Chung lab has identified the signaling pathways underlying homeostatic control of intrinsic excitability in cultured hippocampal neurons, which are distinct from homeostatic synaptic scaling (Lee and Chung, 2014; Lee et al., 2015). Using unbiased gene expression profiling, we have identified 873 genes whose protein products could potentially mediate homeostatic plasticity (Lee et al., 2015). We reported that homeostatic increases in hippocampal excitability are associated with repression of multiple potassium channel genes and a decrease in total potassium current, including the currents through axonal potassium channels (Lee et al., 2015).

Chung lab is actively developing novel transgenic mouse lines in which activity blockade can be induced in hippocampal neurons without involving invasive surgical methodologies. These mice will be useful in investigating the potentially link between homeostatic plasticity and epileptogenesis caused by chronic activity blockade.

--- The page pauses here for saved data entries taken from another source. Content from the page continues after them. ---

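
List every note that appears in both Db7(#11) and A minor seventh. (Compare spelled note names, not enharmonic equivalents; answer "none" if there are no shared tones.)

G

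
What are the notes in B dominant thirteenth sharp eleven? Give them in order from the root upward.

B, D-sharp, F-sharp, A, C-sharp, E-sharp, G-sharp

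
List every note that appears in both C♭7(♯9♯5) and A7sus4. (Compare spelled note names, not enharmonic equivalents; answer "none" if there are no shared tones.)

G, D

C♭7(♯9♯5): Cb Eb G Bbb D
A7sus4: A D E G
Common to both → G, D.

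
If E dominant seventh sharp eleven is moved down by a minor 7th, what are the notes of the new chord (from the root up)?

Transposed root: E → F-sharp (minor 7th down). So we spell F-sharp dominant seventh sharp eleven:
F-sharp — root
A-sharp — major 3rd
C-sharp — perfect 5th
E — minor 7th
B-sharp — augmented 11th

F-sharp A-sharp C-sharp E B-sharp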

  1. Identification of novel players in neuronal hyperexcitability diseases

Chung lab discovered PTPN5 from gene expression profiling. PTPN5 encodes STriatal-Enriched protein tyrosine Phosphatase (STEP61). Although STEP61 is known to weaken synapses by dephosphorylating and inactivating synaptic glutamate receptors, its role in homeostatic synaptic plasticity was unknown. We discovered that STEP61 mediates homeostatic plasticity of excitatory synaptic strength by modulating tyrosine phosphorylation of AMPA and NMDA receptors (Jang et al., 2015; Jang et al., 2016). We reported that a single acute episode of electroconvulsive seizures (ECS) increases expression of STEP61, amyloid-β (Aβ), and its precursor protein and decreases tyrosine phosphorylation of NMDA receptors (Jang et al., 2016), suggesting that elevated expression of STEP61 and Aβ may contribute to compensatory weakening of synaptic strength in response to seizures. Recently, we identified that kainite-induced status epilepticus is associated with caspase-dependent cleavage and down-regulation of GIRK potassium channels (Baculis et al., 2017).

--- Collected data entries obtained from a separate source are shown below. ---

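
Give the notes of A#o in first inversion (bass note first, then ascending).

In root position, A#o is A#–C#–E.
First inversion puts the third (C#) in the bass.

C# E A#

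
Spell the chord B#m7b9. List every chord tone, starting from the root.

B#m7b9: minor seventh flat nine on B#.
- root: B#
- minor 3rd: D#
- perfect 5th: F##
- minor 7th: A#
- minor 9th: C#

B#, D#, F##, A#, C#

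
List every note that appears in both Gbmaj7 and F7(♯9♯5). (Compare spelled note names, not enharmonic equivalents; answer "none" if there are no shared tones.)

F

Gbmaj7 = Gb, Bb, Db, F.
F7(♯9♯5) = F, A, C#, Eb, G#.
Shared: F.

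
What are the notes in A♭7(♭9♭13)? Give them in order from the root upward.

Root Ab, quality dominant seventh flat nine flat thirteen:
Ab — root
C — major 3rd
Eb — perfect 5th
Gb — minor 7th
Bbb — minor 9th
Fb — minor 13th

Ab, C, Eb, Gb, Bbb, Fb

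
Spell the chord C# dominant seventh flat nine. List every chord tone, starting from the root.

C# E# G# B D

C# dominant seventh flat nine: dominant seventh flat nine on C#.
- root: C#
- major 3rd: E#
- perfect 5th: G#
- minor 7th: B
- minor 9th: D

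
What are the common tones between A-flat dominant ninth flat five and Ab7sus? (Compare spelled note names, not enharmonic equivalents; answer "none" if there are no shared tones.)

A-flat dominant ninth flat five = Ab, C, Ebb, Gb, Bb.
Ab7sus = Ab, Db, Eb, Gb.
Shared: Ab, Gb.

Ab Gb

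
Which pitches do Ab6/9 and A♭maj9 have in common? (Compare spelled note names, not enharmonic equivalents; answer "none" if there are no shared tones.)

Ab  C  Eb  Bb

Ab6/9: Ab C Eb F Bb
A♭maj9: Ab C Eb G Bb
Common to both → Ab, C, Eb, Bb.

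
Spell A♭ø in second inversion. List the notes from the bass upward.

E𝄫 – G♭ – A♭ – C♭

In root position, A♭ø is A♭–C♭–E𝄫–G♭.
Second inversion puts the fifth (E𝄫) in the bass.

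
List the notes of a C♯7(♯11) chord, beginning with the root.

C♯7(♯11): dominant seventh sharp eleven on C#.
- root: C#
- major 3rd: E#
- perfect 5th: G#
- minor 7th: B
- augmented 11th: F##

C#, E#, G#, B, F##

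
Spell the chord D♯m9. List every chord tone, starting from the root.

D#, F#, A#, C#, E#

D♯m9: minor ninth on D#.
root → D#
3rd (minor 3rd) → F#
5th (perfect 5th) → A#
7th (minor 7th) → C#
9th (major 9th) → E#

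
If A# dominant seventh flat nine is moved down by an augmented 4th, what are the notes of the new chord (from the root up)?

E, G#, B, D, F

An augmented 4th down from A# is E, so the new chord is E dominant seventh flat nine.
root → E
3rd (major 3rd) → G#
5th (perfect 5th) → B
7th (minor 7th) → D
9th (minor 9th) → F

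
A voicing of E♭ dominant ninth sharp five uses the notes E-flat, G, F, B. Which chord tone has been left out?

E♭ dominant ninth sharp five = E-flat, G, B, D-flat, F. The voicing lacks the 7th (minor 7th), D-flat.

D-flat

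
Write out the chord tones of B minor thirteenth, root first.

B  D  F#  A  C#  E  G#

B minor thirteenth: minor thirteenth on B.
- root: B
- minor 3rd: D
- perfect 5th: F#
- minor 7th: A
- major 9th: C#
- perfect 11th: E
- major 13th: G#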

Chung lab is actively studying the roles that STEP61 , GIRK channels, and Aβ  in drug-resistant seizures in  temporal lobe epilepsy (TLE), which are associated with sclerosis at or close to the seizure foci. Specifically, we are investigating if progressive hippocampal sclerosis and encephalopathy of TLE is due to pathologic accumulation of Aβ and STEP61 and caspase-dependent cleavage of GIRK channels in the rodent models of TLE. In addition, we are also interested in delineating the mechanisms underlying hyperexcitability in early stage of Alzheimer’s disease (AD). These studies will provide insights into pathogenesis of TLE and AD, and novel targets as possible biomarkers and/or therapeutic targets for TLE and AD.